Bacterium is still a major cause of many
infectious diseases and a global threat to human health, aquaculture, and animal feeding. Prevention by vaccination is the most efficient and economical way of fighting
bacterial diseases, but one of the persistent challenges to prevent
bacterial infections and disease transmissions is the existence of multiple bacterial species, families, and genera and the lack of efficient
polyvalent vaccines against them. The information on candidate immunogens for
polyvalent vaccine development is elusive, as well. For the development of broad cross-protective
vaccines, we have employed heterogeneous antiserum-based immunoproteomics approaches to identify antigenically similar outer membrane (OM)
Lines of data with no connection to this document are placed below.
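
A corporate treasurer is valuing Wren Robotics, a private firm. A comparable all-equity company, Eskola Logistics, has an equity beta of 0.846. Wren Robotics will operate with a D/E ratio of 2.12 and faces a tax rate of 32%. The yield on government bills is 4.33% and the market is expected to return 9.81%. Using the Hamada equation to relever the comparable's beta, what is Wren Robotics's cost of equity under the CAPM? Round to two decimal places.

β_L = β_U × [1 + (1 − t)(D/E)] = 0.846 × [1 + (1 − 0.32) × 2.12]
    = 0.846 × [1 + 0.68 × 2.12] = 0.846 × 2.4416 = 2.0656
MRP = 9.81% − 4.33% = 5.48%
E(R) = R_f + β_L × MRP = 4.33% + 2.0656 × 5.48% = 15.65%

15.65%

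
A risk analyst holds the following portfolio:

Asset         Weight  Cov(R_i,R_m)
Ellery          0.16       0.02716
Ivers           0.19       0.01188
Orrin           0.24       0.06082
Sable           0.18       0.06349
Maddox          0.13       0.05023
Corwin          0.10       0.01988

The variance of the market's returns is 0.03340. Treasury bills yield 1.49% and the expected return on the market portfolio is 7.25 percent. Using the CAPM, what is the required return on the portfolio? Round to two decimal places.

8.59%

β_Ellery = 0.02716 / 0.03340 = 0.8132
β_Ivers = 0.01188 / 0.03340 = 0.3557
β_Orrin = 0.06082 / 0.03340 = 1.8210
β_Sable = 0.06349 / 0.03340 = 1.9009
β_Maddox = 0.05023 / 0.03340 = 1.5039
β_Corwin = 0.01988 / 0.03340 = 0.5952
β_P = Σ w_i β_i = 0.16×0.8132 + 0.19×0.3557 + 0.24×1.8210 + 0.18×1.9009 + 0.13×1.5039 + 0.10×0.5952 = 1.2319
MRP = 7.25% − 1.49% = 5.76%
E(R_P) = R_f + β_P × MRP = 1.49% + 1.2319 × 5.76% = 8.59%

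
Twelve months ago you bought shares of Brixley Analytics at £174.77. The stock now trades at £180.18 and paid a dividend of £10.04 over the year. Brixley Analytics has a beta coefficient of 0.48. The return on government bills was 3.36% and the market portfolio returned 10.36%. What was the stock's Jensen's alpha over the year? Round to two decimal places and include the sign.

Realised HPR = (P1 + D1 − P0) / P0 = (180.18 + 10.04 − 174.77) / 174.77 = 15.45 / 174.77 = 8.8402%
MRP = 10.36% − 3.36% = 7.00%
CAPM required = R_f + β·MRP = 3.36% + 0.48 × 7.00% = 6.7200%
α = realised − required = 8.8402% − 6.7200% = +2.12%

+2.12%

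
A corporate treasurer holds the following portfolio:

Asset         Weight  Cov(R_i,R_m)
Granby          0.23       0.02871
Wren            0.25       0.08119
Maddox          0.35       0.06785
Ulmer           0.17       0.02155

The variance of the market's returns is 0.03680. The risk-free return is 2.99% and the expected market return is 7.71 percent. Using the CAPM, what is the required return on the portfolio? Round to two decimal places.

β_Granby = 0.02871 / 0.03680 = 0.7802
β_Wren = 0.08119 / 0.03680 = 2.2063
β_Maddox = 0.06785 / 0.03680 = 1.8438
β_Ulmer = 0.02155 / 0.03680 = 0.5856
β_P = Σ w_i β_i = 0.23×0.7802 + 0.25×2.2063 + 0.35×1.8438 + 0.17×0.5856 = 1.4759
MRP = 7.71% − 2.99% = 4.72%
E(R_P) = R_f + β_P × MRP = 2.99% + 1.4759 × 4.72% = 9.96%

9.96%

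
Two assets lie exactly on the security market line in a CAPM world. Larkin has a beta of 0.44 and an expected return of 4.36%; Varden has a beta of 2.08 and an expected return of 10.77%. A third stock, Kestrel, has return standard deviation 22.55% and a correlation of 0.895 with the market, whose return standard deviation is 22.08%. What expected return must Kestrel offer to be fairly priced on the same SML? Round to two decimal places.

MRP = (10.77% − 4.36%) / (2.08 − 0.44) = 3.9085%
R_f = 4.36% − 0.44 × 3.9085% = 2.6403%
β_Kestrel = ρ·σ_i/σ_m = 0.895 × 22.55 / 22.08 = 0.9141
E(R_Kestrel) = R_f + β × MRP = 2.6403% + 0.9141 × 3.9085% = 6.21%

6.21%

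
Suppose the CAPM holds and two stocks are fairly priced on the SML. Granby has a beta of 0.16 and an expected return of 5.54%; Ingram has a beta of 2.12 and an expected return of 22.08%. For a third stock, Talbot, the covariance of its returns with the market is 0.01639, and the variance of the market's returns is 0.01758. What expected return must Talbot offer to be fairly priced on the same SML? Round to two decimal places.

MRP = (22.08% − 5.54%) / (2.12 − 0.16) = 8.4388%
R_f = 5.54% − 0.16 × 8.4388% = 4.1898%
β_Talbot = Cov / Var(R_m) = 0.01639 / 0.01758 = 0.9323
E(R_Talbot) = R_f + β × MRP = 4.1898% + 0.9323 × 8.4388% = 12.06%

12.06%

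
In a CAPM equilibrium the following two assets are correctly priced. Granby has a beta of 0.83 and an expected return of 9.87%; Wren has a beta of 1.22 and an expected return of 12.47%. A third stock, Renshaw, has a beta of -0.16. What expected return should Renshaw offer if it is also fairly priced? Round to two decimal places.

3.27%

MRP (SML slope) = (12.47% − 9.87%) / (1.22 − 0.83) = 2.60% / 0.39 = 6.6667%
R_f (intercept) = 9.87% − 0.83 × 6.6667% = 4.3366%
E(R_Renshaw) = R_f + β × MRP = 4.3366% + -0.16 × 6.6667% = 3.27%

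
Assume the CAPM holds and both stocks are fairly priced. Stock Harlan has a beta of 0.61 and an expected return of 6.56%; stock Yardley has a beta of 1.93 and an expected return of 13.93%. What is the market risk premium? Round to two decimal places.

5.58%

Both satisfy E(R) = R_f + β·MRP, so the slope of the SML is
MRP = (13.93% − 6.56%) / (1.93 − 0.61) = 7.37% / 1.32 = 5.5833%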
proteins that could be used as potential
polyvalent vaccine candidates against Vibrio parahaemolyticus , V. alginolyticus , V. fluvialis , Aeromonas hydrophila , and A. sobria
infections. VPA1435, VP0764, VPA1186, VP1061, and VP2850 could be recognized by at least three
antisera and demonstrated significantly passive and active immune protection against V. parahaemolyticus
infection in a crucian carp model. VP1061 and VP2850 induced higher immune and protective abilities than the other three OM
proteins. Furthermore, the abilities of VP1061 and VP2850 in the generation of broad cross-protective immune reaction against the
infections of V. alginolyticus , A. hydrophila , and Pseudomonas fluorescens were also investigated in fish and mouse models. Our results suggested that VP1061 and VP2850 could potentially be used as
polyvalent vaccine candidates for the development of novel
polyvalent vaccines against V. parahaemolyticus and other Gram-negative pathogens. On the basis of these results, characteristics of OM
proteins as
polyvalent vaccine candidates have been addressed.